'Stale' caning video hurts image - school

OLD FOOTAGE: Keveye Girls Secondary School Board of Management vice chairman Elias Onyango and principal Judith Ngome at the school on Monday. Onyango said detractors are trying to give the school a bad name.
OLD FOOTAGE: Keveye Girls Secondary School Board of Management vice chairman Elias Onyango and principal Judith Ngome at the school on Monday. Onyango said detractors are trying to give the school a bad name.

The teacher who recorded students of Keveye Girls Secondary School being caned wanted to tarnish the School’s good name, Board of Management vice chairman Elias Onyango has said.

The video was in “bad taste”, he told the press on Monday at the school.

“The video was purportedly recorded by a teacher from this school. This is damaging not only to the school but the county at large,” Onyango said.

He distanced the school from the video footage showing students being caned.

The video showed four teachers – three men and a woman – mercilessly caning students in the staffroom.

“The board convened on instructions of the Education CS and exhaustively handled the contents of the video,” Onyango said.

The board said the video was “stale” as the people in it could not be identified, a sign the recording could have been done before the school rebranded.

The vice chairman said the clip was intended to taint the school’s good academic performance.

Keveye was the top girls’ school in Western Province in the 2014 KCSE exam.
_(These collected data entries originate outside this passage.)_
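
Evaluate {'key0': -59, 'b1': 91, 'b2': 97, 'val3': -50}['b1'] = 91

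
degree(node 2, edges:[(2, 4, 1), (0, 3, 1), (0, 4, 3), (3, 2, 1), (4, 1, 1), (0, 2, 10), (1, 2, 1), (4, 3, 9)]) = 4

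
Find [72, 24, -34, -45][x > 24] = keep x where x > 24: 72✓, 24✗, -34✗, -45✗
= [72]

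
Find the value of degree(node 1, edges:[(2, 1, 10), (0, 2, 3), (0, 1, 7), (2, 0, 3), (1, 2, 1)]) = incident: (2,1), (0,1), (1,2)
= 3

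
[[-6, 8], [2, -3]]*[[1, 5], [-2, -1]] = [[-22, -38], [8, 13]]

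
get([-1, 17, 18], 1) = 17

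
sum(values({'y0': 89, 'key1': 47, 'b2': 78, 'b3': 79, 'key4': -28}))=89 + 47 + 78 + 79 + (-28)
= 265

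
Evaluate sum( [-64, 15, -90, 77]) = -62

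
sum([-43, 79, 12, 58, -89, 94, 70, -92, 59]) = (-43) + 79 + 12 + 58 + (-89) + 94 + 70 + (-92) + 59
= 148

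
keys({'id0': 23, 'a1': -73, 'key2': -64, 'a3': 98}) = ['id0', 'a1', 'key2', 'a3']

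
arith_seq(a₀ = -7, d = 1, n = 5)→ a_0 = -7 + 0*1 = -7
a_1 = -7 + 1*1 = -6
a_2 = -7 + 2*1 = -5
...
= [-7, -6, -5, -4, -3]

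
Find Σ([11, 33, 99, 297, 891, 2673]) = 4004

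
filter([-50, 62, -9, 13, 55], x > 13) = [62, 55]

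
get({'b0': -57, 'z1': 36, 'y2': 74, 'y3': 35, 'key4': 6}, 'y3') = 35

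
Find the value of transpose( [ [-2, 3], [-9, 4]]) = [[-2, -9], [3, 4]]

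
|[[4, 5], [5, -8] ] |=-57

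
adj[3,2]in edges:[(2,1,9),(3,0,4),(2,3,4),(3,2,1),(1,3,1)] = 1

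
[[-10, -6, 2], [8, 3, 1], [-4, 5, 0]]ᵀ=[[-10, 8, -4], [-6, 3, 5], [2, 1, 0]]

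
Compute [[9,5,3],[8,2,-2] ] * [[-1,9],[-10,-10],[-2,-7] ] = C[0][0] = (9)*(-1) + (5)*(-10) + (3)*(-2) = -65
C[0][1] = (9)*(9) + (5)*(-10) + (3)*(-7) = 10
C[1][0] = (8)*(-1) + (2)*(-10) + (-2)*(-2) = -24
C[1][1] = (8)*(9) + (2)*(-10) + (-2)*(-7) = 66
= [[-65, 10], [-24, 66]]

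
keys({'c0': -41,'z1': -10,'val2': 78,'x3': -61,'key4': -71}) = ['c0', 'z1', 'val2', 'x3', 'key4']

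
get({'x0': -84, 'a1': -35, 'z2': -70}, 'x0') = -84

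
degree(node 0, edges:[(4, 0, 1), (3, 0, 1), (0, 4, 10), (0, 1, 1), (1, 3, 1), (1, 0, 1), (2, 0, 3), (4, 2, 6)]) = 6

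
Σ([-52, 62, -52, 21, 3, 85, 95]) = 162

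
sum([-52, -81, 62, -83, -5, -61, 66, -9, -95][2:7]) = slice → [62, -83, -5, -61, 66]
62 + (-83) + (-5) + (-61) + 66
= -21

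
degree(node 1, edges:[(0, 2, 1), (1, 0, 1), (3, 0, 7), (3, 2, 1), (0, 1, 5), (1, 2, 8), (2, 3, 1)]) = 3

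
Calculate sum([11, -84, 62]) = 11 + (-84) + 62
= -11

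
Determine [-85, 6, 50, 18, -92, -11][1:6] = [6, 50, 18, -92, -11]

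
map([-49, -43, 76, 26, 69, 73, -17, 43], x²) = [2401, 1849, 5776, 676, 4761, 5329, 289, 1849]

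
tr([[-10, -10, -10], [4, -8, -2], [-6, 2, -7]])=-25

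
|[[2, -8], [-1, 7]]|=6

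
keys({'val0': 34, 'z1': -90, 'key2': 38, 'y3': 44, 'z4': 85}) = ['val0', 'z1', 'key2', 'y3', 'z4']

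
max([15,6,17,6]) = 17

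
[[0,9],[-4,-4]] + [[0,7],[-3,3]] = [[0, 16], [-7, -1]]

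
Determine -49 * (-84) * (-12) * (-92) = 4544064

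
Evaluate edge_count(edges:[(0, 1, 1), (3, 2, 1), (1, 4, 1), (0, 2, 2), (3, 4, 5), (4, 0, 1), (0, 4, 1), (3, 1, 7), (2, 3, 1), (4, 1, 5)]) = 10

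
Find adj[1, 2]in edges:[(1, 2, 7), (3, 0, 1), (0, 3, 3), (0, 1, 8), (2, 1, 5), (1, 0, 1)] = 7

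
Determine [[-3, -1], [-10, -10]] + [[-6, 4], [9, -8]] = [[-9, 3], [-1, -18]]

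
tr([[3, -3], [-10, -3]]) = 0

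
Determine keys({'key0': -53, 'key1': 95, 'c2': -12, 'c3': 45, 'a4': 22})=['key0', 'key1', 'c2', 'c3', 'a4']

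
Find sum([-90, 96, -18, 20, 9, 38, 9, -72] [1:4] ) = slice → [96, -18, 20]
96 + (-18) + 20
= 98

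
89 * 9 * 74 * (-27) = -1600398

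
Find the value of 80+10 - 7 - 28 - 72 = -17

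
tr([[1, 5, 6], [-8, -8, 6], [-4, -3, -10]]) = diagonal: 1 + (-8) + (-10)
= -17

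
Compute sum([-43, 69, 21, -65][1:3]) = 90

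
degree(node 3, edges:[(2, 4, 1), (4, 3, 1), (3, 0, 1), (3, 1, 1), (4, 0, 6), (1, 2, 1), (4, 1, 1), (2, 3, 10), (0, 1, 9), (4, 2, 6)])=4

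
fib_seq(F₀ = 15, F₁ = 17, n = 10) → F_2 = F_1 + F_0 = 32
F_3 = F_2 + F_1 = 49
F_4 = F_3 + F_2 = 81
...
= [15, 17, 32, 49, 81, 130, 211, 341, 552, 893]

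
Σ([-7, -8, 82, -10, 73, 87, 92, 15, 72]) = (-7) + (-8) + 82 + (-10) + 73 + 87 + 92 + 15 + 72
= 396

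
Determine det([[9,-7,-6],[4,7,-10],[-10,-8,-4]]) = -2012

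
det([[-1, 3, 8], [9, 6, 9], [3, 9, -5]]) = 831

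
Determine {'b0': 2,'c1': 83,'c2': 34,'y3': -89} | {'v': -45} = {'b0': 2, 'c1': 83, 'c2': 34, 'y3': -89, 'v': -45}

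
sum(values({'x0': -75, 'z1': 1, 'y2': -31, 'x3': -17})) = -122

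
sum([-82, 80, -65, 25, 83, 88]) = (-82) + 80 + (-65) + 25 + 83 + 88
= 129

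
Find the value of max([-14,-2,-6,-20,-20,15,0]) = 15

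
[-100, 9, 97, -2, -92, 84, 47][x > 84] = keep x where x > 84: -100✗, 9✗, 97✓, -2✗, -92✗, 84✗, 47✗
= [97]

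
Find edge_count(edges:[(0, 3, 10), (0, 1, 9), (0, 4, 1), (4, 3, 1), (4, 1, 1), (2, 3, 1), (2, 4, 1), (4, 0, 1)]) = 8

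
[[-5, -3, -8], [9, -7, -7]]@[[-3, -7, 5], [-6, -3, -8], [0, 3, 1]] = [[33, 20, -9], [15, -63, 94]]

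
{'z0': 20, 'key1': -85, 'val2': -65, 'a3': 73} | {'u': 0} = {'z0': 20, 'key1': -85, 'val2': -65, 'a3': 73, 'u': 0}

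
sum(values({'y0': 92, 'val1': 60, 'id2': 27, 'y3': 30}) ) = 92 + 60 + 27 + 30
= 209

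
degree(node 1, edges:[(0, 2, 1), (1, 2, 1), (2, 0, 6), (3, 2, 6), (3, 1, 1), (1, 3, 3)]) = 3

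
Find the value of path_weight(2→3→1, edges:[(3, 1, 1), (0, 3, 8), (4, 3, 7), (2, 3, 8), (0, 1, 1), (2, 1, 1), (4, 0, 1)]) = w(2→3)=8 + w(3→1)=1
= 9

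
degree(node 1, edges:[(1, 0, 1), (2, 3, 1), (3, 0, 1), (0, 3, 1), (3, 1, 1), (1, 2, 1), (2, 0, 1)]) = 3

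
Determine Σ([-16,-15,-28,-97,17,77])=-62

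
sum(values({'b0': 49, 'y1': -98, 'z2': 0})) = -49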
“A school that performs may attract detractors. We are still on course to unravel the truth behind the video clip. The board will get to the bottom of this incident we believe is intended give us a bad name,” Onyango said.

He said they are yet to identify the teacher who recorded and circulated it.
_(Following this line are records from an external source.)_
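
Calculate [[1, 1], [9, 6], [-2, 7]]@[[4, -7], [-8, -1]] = C[0][0] = (1)*(4) + (1)*(-8) = -4
C[0][1] = (1)*(-7) + (1)*(-1) = -8
C[1][0] = (9)*(4) + (6)*(-8) = -12
C[1][1] = (9)*(-7) + (6)*(-1) = -69
C[2][0] = (-2)*(4) + (7)*(-8) = -64
C[2][1] = (-2)*(-7) + (7)*(-1) = 7
= [[-4, -8], [-12, -69], [-64, 7]]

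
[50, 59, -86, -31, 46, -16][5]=-16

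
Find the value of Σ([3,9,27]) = 3 + 9 + 27
= 39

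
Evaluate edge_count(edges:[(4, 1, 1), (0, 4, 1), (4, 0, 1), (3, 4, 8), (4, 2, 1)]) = 5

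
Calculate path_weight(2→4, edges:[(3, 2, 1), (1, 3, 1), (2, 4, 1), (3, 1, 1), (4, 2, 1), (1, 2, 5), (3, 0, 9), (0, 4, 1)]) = w(2→4)=1
= 1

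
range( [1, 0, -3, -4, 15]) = 19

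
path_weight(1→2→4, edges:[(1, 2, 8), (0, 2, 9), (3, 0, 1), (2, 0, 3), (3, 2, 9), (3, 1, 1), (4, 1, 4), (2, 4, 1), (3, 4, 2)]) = w(1→2)=8 + w(2→4)=1
= 9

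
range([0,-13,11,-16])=27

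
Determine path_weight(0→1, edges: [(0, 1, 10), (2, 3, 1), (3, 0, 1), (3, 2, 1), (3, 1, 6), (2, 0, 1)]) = 10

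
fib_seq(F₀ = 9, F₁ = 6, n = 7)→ F_2 = F_1 + F_0 = 15
F_3 = F_2 + F_1 = 21
F_4 = F_3 + F_2 = 36
...
= [9, 6, 15, 21, 36, 57, 93]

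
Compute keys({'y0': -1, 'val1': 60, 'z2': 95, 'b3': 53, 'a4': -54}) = ['y0', 'val1', 'z2', 'b3', 'a4']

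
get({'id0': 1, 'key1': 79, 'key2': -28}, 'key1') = 79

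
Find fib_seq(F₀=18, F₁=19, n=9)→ F_2 = F_1 + F_0 = 37
F_3 = F_2 + F_1 = 56
F_4 = F_3 + F_2 = 93
...
= [18, 19, 37, 56, 93, 149, 242, 391, 633]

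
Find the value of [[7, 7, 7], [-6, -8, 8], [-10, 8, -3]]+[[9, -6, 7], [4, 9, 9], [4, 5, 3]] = [[16, 1, 14], [-2, 1, 17], [-6, 13, 0]]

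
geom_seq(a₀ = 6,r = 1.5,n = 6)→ a_0 = 6*1.5^0 = 6.0
a_1 = 6*1.5^1 = 9.0
a_2 = 6*1.5^2 = 13.5
...
= [6.0, 9.0, 13.5, 20.25, 30.375, 45.5625]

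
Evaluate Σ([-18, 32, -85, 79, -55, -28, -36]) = -111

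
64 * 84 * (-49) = -263424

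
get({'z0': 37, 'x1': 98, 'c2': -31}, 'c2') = -31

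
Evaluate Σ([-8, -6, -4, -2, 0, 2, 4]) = -14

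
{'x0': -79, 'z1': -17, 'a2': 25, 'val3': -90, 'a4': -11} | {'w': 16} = {'x0': -79, 'z1': -17, 'a2': 25, 'val3': -90, 'a4': -11, 'w': 16}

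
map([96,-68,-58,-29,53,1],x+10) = 96+10=106, -68+10=-58, -58+10=-48, -29+10=-19, 53+10=63, 1+10=11
= [106, -58, -48, -19, 63, 11]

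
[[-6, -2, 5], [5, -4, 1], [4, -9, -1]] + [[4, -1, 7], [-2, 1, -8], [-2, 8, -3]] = [[-2, -3, 12], [3, -3, -7], [2, -1, -4]]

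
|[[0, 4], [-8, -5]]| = 32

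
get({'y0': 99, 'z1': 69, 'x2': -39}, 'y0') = 99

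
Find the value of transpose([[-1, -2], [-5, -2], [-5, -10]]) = [[-1, -5, -5], [-2, -2, -10]]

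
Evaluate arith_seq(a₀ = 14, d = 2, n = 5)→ [14, 16, 18, 20, 22]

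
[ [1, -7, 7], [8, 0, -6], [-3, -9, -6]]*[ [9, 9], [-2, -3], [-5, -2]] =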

“I wonder why whoever took the video did not hand it to the board for action or even the school’s administration or the county education board,” Onyango said.
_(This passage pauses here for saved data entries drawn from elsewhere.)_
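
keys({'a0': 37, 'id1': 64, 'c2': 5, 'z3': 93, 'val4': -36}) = ['a0', 'id1', 'c2', 'z3', 'val4']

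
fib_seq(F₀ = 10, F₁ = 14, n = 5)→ F_2 = F_1 + F_0 = 24
F_3 = F_2 + F_1 = 38
F_4 = F_3 + F_2 = 62
= [10, 14, 24, 38, 62]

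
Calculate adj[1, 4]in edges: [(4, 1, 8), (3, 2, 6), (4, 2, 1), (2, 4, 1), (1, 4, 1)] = 1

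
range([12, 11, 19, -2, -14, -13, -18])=37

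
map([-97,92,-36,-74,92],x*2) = -97*2=-194, 92*2=184, -36*2=-72, -74*2=-148, 92*2=184
= [-194, 184, -72, -148, 184]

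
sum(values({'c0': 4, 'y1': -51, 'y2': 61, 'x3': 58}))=72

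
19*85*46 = 74290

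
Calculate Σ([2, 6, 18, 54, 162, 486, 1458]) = 2186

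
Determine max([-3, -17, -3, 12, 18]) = 18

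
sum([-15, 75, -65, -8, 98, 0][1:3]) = slice → [75, -65]
75 + (-65)
= 10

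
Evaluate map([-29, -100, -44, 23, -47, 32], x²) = (-29)²=841, (-100)²=10000, (-44)²=1936, (23)²=529, (-47)²=2209, (32)²=1024
= [841, 10000, 1936, 529, 2209, 1024]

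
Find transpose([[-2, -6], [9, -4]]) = [[-2, 9], [-6, -4]]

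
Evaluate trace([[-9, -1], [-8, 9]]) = diagonal: (-9) + 9
= 0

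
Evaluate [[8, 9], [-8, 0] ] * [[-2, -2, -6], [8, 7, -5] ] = [[56, 47, -93], [16, 16, 48]]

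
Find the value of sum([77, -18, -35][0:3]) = slice → [77, -18, -35]
77 + (-18) + (-35)
= 24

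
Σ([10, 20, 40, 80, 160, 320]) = 630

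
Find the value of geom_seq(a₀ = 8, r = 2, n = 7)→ [8, 16, 32, 64, 128, 256, 512]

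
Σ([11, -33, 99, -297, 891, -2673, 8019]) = 6017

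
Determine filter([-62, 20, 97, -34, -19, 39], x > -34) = [20, 97, -19, 39]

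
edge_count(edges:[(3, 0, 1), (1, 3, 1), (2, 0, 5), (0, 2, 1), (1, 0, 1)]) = 5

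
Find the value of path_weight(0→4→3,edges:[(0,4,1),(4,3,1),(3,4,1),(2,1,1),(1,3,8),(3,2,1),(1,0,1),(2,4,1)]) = 2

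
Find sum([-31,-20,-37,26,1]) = (-31) + (-20) + (-37) + 26 + 1
= -61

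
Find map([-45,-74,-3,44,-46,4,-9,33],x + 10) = -45+10=-35, -74+10=-64, -3+10=7, 44+10=54, -46+10=-36, 4+10=14, -9+10=1, 33+10=43
= [-35, -64, 7, 54, -36, 14, 1, 43]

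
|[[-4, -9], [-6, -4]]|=(-4)*(-4) - (-9)*(-6)
= -38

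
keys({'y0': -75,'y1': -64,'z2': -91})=['y0', 'y1', 'z2']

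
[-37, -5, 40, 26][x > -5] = [40, 26]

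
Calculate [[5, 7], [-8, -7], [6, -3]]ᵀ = [[5, -8, 6], [7, -7, -3]]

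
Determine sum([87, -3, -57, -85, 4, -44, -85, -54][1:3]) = slice → [-3, -57]
(-3) + (-57)
= -60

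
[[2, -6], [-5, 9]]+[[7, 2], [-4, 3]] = [[9, -4], [-9, 12]]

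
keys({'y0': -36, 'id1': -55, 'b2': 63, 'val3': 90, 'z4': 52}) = ['y0', 'id1', 'b2', 'val3', 'z4']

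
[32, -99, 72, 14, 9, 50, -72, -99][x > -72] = keep x where x > -72: 32✓, -99✗, 72✓, 14✓, 9✓, 50✓, -72✗, -99✗
= [32, 72, 14, 9, 50]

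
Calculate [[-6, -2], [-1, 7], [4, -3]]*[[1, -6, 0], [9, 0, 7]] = [[-24, 36, -14], [62, 6, 49], [-23, -24, -21]]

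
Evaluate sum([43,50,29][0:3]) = slice → [43, 50, 29]
43 + 50 + 29
= 122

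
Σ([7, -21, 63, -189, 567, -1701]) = -1274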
“We normally have meetings with teachers. We are not working in isolation.”

School principal Judith Ngome said: “We pray the dust settles fast because the video clip has created tension at a time we are anxiously waiting for the release of the 2015 KCSE exam results.”

She said the confidence shown by her students when Education CS Fred Matiang’i visited last Thursday was a sign the students do not feel intimidated.

“If we were as brutal as the video clip portrayed, then our population would not have been doubled this year. Some of the girls would not have reported when schools reopened. We are not a hostile environment,” Ngome said.